Back in the 1990s when I first started practicing law, there were state and national attempts to enact tort reform legislation to curb alleged abuses of the courts system. Those efforts continue and could prove harmful to consumers.
Tort law has traditionally been the means through which companies that make things that hurt people are held accountable for their actions. When too many limits are put on how much people can recover in injury cases, that accountability can go out the window and the public suffers as a result.
Take the sad case of the Chevy Cobalt as an example. Back in 2006, two teens in Wisconsin were killed when a defective ignition switch in a Cobalt caused a fatal car crash. The families of those two teens tried to hire lawyers working on contingency (the familiar “no win, no fee” arrangement), but the New York Times reports they couldn’t find anyone to take the case because damages in Wisconsin were capped at $350,000 by a state law.

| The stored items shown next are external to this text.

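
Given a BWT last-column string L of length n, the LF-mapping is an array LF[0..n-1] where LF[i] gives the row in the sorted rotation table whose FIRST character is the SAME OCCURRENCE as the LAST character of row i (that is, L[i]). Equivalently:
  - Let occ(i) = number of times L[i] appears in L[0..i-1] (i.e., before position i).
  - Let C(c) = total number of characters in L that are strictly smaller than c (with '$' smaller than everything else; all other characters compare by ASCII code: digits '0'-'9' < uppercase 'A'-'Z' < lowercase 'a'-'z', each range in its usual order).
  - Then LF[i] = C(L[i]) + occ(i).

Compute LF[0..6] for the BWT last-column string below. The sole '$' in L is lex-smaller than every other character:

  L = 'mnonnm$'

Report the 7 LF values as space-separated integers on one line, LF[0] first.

Char counts: '$':1, 'm':2, 'n':3, 'o':1
C (first-col start): C('$')=0, C('m')=1, C('n')=3, C('o')=6
L[0]='m': occ=0, LF[0]=C('m')+0=1+0=1
L[1]='n': occ=0, LF[1]=C('n')+0=3+0=3
L[2]='o': occ=0, LF[2]=C('o')+0=6+0=6
L[3]='n': occ=1, LF[3]=C('n')+1=3+1=4
L[4]='n': occ=2, LF[4]=C('n')+2=3+2=5
L[5]='m': occ=1, LF[5]=C('m')+1=1+1=2
L[6]='$': occ=0, LF[6]=C('$')+0=0+0=0

Answer: 1 3 6 4 5 2 0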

Taking on a massive company like General Motors that flings lawyers at plaintiffs is a daunting undertaking, indeed. A law firm that takes on such a case is going to wind up spending a lot of time and a lot of hours suing General Motors, and $350,000 might not even cover the legal expenses involved in such an undertaking.
The New York Times reports at least 42 people were killed due to defective switching in Cobalts, and it wasn’t until a case was filed in Georgia against GM that the auto manufacture was forced to recall 2.2 million of the vehicles. Lawyers in the Georgia case filed a suit against GM in 2011. There are no damage caps in Georgia, so that action led to a $5 million settlement for the family of a person killed in a Cobalt and, eventually, the public disclosure of the defect and the aforementioned recall.
The lesson here is simple. Money motivates companies to do the right things. We saw that back in the 1970s when evidence was introduced at a trial following the 1972 death of a Ford Pinto owner that the auto company new some of those cars would explode on impact but decided to not redesign the vehicle because it would be cheaper to pay off claims filed by accident victims or their survivors.
Ford had to pay millions of dollars in damages in that case and part of that judgment was meant to punish the company for essentially deciding that saving money was more important than saving lives.
It is important to mention tort reform from time to time because there are typically attempts to put caps on damages in Arkansas. There are some measures that will be debated in the upcoming Legislative session and we did see a 2003 Arkansas law that capped punitive damages (those damages meant to punish bad acts) at $1 million. That provision was tossed out by the Arkansas Supreme Court in 2011, but the issue is clearly not dead.
Here’s hoping that attempts to put caps on damages in tort cases run out of steam eventually. Should we allow those, we are essentially saying that lives of Arkansans are worth less than those of people in other states and inviting companies to sell us defective, harmful products. That is the wrong message to send the citizens of this fine state.